Frozen or thawed, hard or soft, a properly sharpened chain will cut a lot of wood before it gets dull. If your freshly ground or files chain does not cut long before getting dull, it was (a) not sharpened correctly, or (b) there is other stuff than wood getting cut (sand, dirt, rocks in the bark or wood).
 
About the only wood I cut is oak. In fact, I am sure it is over 10 years since I have cut anything other than oak. Mostly red oak, some burr oak and pin oak. If I cut any green oak, it has been blown down. By far, the majority of what I cut is either standing dead or down and dead oak.

I guess I just don't know what it is like to cut anything else! I touch my chain up about every other tank of gas. Some times, if I keep it out of the dirty bark and the dirt, I can cut nearly half a day without touching the chain up. I use Stihl semi-chisel as much as I can, but if I have to put a different chain on, it is Stihl full chisel.

I cleaned out a wind break between 2- 100 acre fields a couple yrs ago that was pure he** on chains though. When you walk up to the windbreak and that area is 3 or 4 feet higher than the fields, you know you have some nasty cutting coming up!

Ted
 
Best I can tell oak thats dullin chain with no metal or rocks in it has dirt grown in it fer whatever reason. Thats why we have semi chisel. Purty much the same fer hickory and all of it..Near the ground its all likely to have dirt in it cept for some of the slick bark stuff. Deal with it best you can, git wood under it before you drop it and don.t drag it if you don't have too.
 
I cut mostly dead Oak, standing, or blow downs and a lot of it.

I much prefer semi chisel. Stays sharp longer and is easier to sharpen with a file. No grinder here! ;)
 
I cut mostly dead Oak, standing, or blow downs and a lot of it.

I much prefer semi chisel. Stays sharp longer and is easier to sharpen with a file. No grinder here! ;)
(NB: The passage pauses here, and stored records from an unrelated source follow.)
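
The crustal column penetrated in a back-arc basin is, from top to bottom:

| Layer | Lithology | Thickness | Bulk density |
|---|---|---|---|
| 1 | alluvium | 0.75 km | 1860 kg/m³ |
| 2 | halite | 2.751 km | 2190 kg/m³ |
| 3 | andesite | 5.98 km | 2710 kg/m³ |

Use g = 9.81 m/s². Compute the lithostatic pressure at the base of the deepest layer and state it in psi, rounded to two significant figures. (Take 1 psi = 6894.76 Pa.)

alluvium: 1860 kg/m³ × 9.81 m/s² × 750 m = 1.368×10^7 Pa = 1985 psi
halite: 2190 kg/m³ × 9.81 m/s² × 2751 m = 5.910×10^7 Pa = 8572 psi
andesite: 2710 kg/m³ × 9.81 m/s² × 5980 m = 1.590×10^8 Pa = 23058 psi
Total = 1985 + 8572 + 23058 = 33615 psi

34000 psi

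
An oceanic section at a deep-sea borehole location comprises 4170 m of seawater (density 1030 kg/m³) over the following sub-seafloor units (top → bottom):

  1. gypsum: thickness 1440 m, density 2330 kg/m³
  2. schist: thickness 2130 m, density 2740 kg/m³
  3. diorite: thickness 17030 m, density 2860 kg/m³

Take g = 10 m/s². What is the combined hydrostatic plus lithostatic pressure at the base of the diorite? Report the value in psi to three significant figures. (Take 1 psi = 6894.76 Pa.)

90200 psi

seawater: 1030 kg/m³ × 10 m/s² × 4170 m = 4.295×10^7 Pa = 6230 psi
gypsum: 2330 kg/m³ × 10 m/s² × 1440 m = 3.355×10^7 Pa = 4866 psi
schist: 2740 kg/m³ × 10 m/s² × 2130 m = 5.836×10^7 Pa = 8465 psi
diorite: 2860 kg/m³ × 10 m/s² × 17030 m = 4.871×10^8 Pa = 70642 psi
Total = 6230 + 4866 + 8465 + 70642 = 90202 psi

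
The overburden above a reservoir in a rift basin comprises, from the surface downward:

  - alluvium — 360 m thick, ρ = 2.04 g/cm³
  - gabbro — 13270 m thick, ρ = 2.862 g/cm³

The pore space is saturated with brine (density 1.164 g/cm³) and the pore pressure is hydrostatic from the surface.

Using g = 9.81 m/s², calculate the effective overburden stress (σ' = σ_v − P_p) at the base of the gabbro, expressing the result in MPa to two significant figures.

Overburden (lithostatic) stress σ_v:
alluvium: 2040 kg/m³ × 9.81 m/s² × 360 m = 7.204×10^6 Pa = 7.204 MPa
gabbro: 2862 kg/m³ × 9.81 m/s² × 13270 m = 3.726×10^8 Pa = 372.6 MPa
Total = 7.204 + 372.6 = 379.78 MPa
Pore pressure P_p = 1164 kg/m³ × 9.81 m/s² × 13630 m = 1.556×10^8 Pa = 155.6 MPa
Effective stress σ' = σ_v − P_p = 379.8 − 155.6 = 224.14 MPa

220 MPa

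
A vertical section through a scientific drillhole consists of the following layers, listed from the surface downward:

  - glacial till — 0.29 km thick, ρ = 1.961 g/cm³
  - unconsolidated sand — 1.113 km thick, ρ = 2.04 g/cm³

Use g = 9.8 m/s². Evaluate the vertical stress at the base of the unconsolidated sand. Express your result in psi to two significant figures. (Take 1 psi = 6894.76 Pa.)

4000 psi

glacial till: 1961 kg/m³ × 9.8 m/s² × 290 m = 5.573×10^6 Pa = 808.3 psi
unconsolidated sand: 2040 kg/m³ × 9.8 m/s² × 1113 m = 2.225×10^7 Pa = 3227 psi
Total = 808.3 + 3227 = 4035.6 psi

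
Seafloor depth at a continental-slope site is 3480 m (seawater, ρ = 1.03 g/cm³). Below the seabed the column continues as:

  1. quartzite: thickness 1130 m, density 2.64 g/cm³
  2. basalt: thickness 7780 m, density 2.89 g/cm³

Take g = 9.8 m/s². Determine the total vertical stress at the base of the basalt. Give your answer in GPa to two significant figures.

seawater: 1030 kg/m³ × 9.8 m/s² × 3480 m = 3.513×10^7 Pa = 0.03513 GPa
quartzite: 2640 kg/m³ × 9.8 m/s² × 1130 m = 2.924×10^7 Pa = 0.02924 GPa
basalt: 2890 kg/m³ × 9.8 m/s² × 7780 m = 2.203×10^8 Pa = 0.2203 GPa
Total = 0.03513 + 0.02924 + 0.2203 = 0.28471 GPa

0.28 GPa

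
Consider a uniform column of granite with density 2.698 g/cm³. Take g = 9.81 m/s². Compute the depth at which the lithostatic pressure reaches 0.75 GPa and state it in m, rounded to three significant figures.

28300 m

h = P/(ρg) = 0.75 GPa / (2698 kg/m³ × 9.81 m/s²) = 7.500×10^8 Pa / 26467 Pa/m = 28337 m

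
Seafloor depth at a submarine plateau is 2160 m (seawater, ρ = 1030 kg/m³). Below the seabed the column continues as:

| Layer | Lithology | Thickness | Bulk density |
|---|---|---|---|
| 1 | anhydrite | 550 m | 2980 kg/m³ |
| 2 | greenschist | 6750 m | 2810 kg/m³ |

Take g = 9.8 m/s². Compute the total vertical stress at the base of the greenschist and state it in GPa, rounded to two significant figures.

0.22 GPa

seawater: 1030 kg/m³ × 9.8 m/s² × 2160 m = 2.180×10^7 Pa = 0.02180 GPa
anhydrite: 2980 kg/m³ × 9.8 m/s² × 550 m = 1.606×10^7 Pa = 0.01606 GPa
greenschist: 2810 kg/m³ × 9.8 m/s² × 6750 m = 1.859×10^8 Pa = 0.1859 GPa
Total = 0.02180 + 0.01606 + 0.1859 = 0.22375 GPa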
After hours of cussing at my grinder, I have found a use for it... Cleaning up angles, and making the next hand filing more productive... I can also sharpen half a dozen of my brother in law's trench digging / fence cutting / rock carving chains while off the bar. Other than that, that grinder really is a POS...
I too am gravitating toward the semi chisel for real production work... I can just get more mileage out of it between touch ups...
 
After hours of cussing at my grinder, I have found a use for it... Cleaning up angles, and making the next hand filing more productive... I can also sharpen half a dozen of my brother in law's trench digging / fence cutting / rock carving chains while off the bar. Other than that, that grinder really is a POS...
I too am gravitating toward the semi chisel for real production work... I can just get more mileage out of it between touch ups...
Like you seen I file square, it takes longer, about as long per side as both sides round. If the side plate is near verticle and the angles are @ 45 top and side the point is well supported and pretty durable. As long as one saw is set up with semi for the flush cuts, hollow sections and other dirty stuff the chisel holds up well ,longs you don't trench it or hit something. No way it'd work in that yellow stuff you cut tho, but I'd stihl trade you my oak and hickory for it
 
Like you seen I file square, it takes longer, about as long per side as both sides round. If the side plate is near verticle and the angles are @ 45 top and side the point is well supported and pretty durable. As long as one saw is set up with semi for the flush cuts, hollow sections and other dirty stuff the chisel holds up well ,longs you don't trench it or hit something. No way it'd work in that yellow stuff you cut tho, but I'd stihl trade you my oak and hickory for it

I loved how smooth that square filed stuff was you had at the GTG... I got a hot 028 wood boss that sure could use one filed up for a 16" .325 to play with J.W..
Trade for some Hedge???
:msp_rolleyes:
 
I'll try and do u up a 67link fore the next gtg. Strickly fer play tho. Think I got a purty good handle on just how narrow u can git away with after fubarin a couple
 
I cut up an oak on Friday... It was green and not frozen... When I get into dry, dead oak you can sure feel how much harder it is to cut....


I have the same experience with Oak. Around here there's lots of it. When cutting green, the water literally sprays out of the wood and cutting is much easier.
Dry Oak has always chewed up my chains.